Last week saw four days of court hearings over the denied accreditation of Trinity Western University's new law school by the Law Society of Upper Canada. Inside the courtroom at the Divisional Court in Toronto, the arguments of the lawyers for both sides were, unsurprisingly, laced with personal conviction. The training of law students is an issue close to the heart for lawyers who will eventually pass the torch to the younger generation. Both sides had arrived to represent a principle that they firmly believed in: on the side of TWU, religious freedom for the training of new lawyers, and on the side of LSUC, freedom from discrimination for lesbian and gay students.
Both concerns are valid. TWU's community covenant is prohibitive for gay and lesbian students who don't follow a religious conviction that they should abstain from same-sex sexual activity. While LSUC admits this is not illegal discrimination, they argue that the requirements discriminate against LGBT students by discouraging them from applying to the new law school. The Law Society's case boils down to the argument that as an administrative tribunal with a mandate from the state, they have to reject what they see as unequal treatment of lesbian and gay students.

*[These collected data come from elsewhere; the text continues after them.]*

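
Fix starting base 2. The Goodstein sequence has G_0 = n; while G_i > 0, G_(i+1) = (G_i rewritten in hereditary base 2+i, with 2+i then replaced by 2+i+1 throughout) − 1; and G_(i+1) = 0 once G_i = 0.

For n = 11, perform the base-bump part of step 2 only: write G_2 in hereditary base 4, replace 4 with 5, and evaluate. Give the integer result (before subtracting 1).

[0] 11 ≡ 2^(2 + 1) + 2 + 1 (base 2). Lift 3: 85. −1: 84.
[1] 84 ≡ 3^(3 + 1) + 3 (base 3). Lift 4: 1028. −1: 1027.
[2] 1027 ≡ 4^(4 + 1) + 3 (base 4). Lift 5: 15628. −1: 15627.

15628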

On the other side, TWU's case is also valid. As a private institution governed by B.C.'s human rights code, they are allowed to set conduct requirements in accordance with their religious beliefs. They argue that as shown in Trinity v BCCT (2001), Canadian law and the Supreme Court prevent accreditation bodies such as LSUC from discriminating based on religious requirements of the institution in question. And agree or disagree, TWU's position on marriage is an authentic expression of the school’s understanding of how God calls Christians to live their lives.

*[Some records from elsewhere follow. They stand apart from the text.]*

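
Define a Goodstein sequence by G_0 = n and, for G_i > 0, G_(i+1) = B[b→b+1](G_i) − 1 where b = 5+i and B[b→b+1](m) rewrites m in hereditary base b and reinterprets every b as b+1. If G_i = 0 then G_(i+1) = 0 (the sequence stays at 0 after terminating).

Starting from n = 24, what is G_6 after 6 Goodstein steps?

41

i=0: 24 = 4·5 + 4 (b=5); 5→6: 4·6 + 4 = 28; 28−1 = 27
i=1: 27 = 4·6 + 3 (b=6); 6→7: 4·7 + 3 = 31; 31−1 = 30
i=2: 30 = 4·7 + 2 (b=7); 7→8: 4·8 + 2 = 34; 34−1 = 33
i=3: 33 = 4·8 + 1 (b=8); 8→9: 4·9 + 1 = 37; 37−1 = 36
i=4: 36 = 4·9 (b=9); 9→10: 4·10 = 40; 40−1 = 39
i=5: 39 = 3·10 + 9 (b=10); 10→11: 3·11 + 9 = 42; 42−1 = 41
i=6: 41 = 3·11 + 8 (b=11); 11→12: 3·12 + 8 = 44; 44−1 = 43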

In short, both sides have made claims to the right to be free from discrimination. Both have argued their cases using equality rights. This suggests that a proper solution to this issue was not, as LSUC's lawyers suggested, an outright rejection of TWU's application for accreditation. But in both their original deliberations and their court submissions this week, LSUC seemed unwilling to admit that a right to religious freedom is at stake, or should even present a consideration in the court's decision.

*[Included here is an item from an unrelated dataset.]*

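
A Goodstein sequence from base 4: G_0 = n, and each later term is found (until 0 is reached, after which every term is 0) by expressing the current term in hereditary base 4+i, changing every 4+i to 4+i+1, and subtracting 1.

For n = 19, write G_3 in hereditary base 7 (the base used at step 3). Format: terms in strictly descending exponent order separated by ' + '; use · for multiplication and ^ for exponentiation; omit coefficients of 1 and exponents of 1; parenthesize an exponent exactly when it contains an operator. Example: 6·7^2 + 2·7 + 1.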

TWU's closing argument outlines the problem clearly: in making the decision of whether or not to accredit TWU, the law society should have undertaken a balancing of the rights of TWU against the objective of preventing discrimination. The requirement to do so is derived from Section 1 of the Charter of Rights and Freedoms, and outlined in Doré v Barreau du Québec (2012). In this case the Supreme Court found that administrative tribunal decisions are subject to a standard of "reasonableness," which is dependent on "proportionality"—ensuring that a tribunal interferes with a right no more than necessary when pursuing its goal. This means balancing the right (in this case, TWU's right to religious freedom) against the goals of LSUC (preventing discrimination in legal education). Buried beneath the legal jargon is a straightforward requirement to take everyone's rights into account when making a decision.
The result of all this? As a minimum, LSUC was required to clearly consider TWU's right to religious freedom and balance it against the resulting discrimination against gay and lesbian students. While LSUC did not provide any written reason for their denial of accreditation, the record of their convocation shows that many LSUC benchers denied that religious rights were at stake. Given this, it is hard to believe that LSUC gave careful thought to how to minimally interfere with TWU's religious freedom.
Given the reluctance of LSUC to conduct this balancing, it is now up to the court to do so. In a decision that involves competing rights, the answer is never clear-cut. But if Canada's legal system is to also be a justice system, we need to do more than just blindly assert our own rights. Instead, as Chief Justice McLachlin suggests, we need to recognize that our own rights need to be balanced fairly against the rights of others in our society, even others with whom we differ. Regardless of the outcome of the case, one can only hope that the court shares this opinion.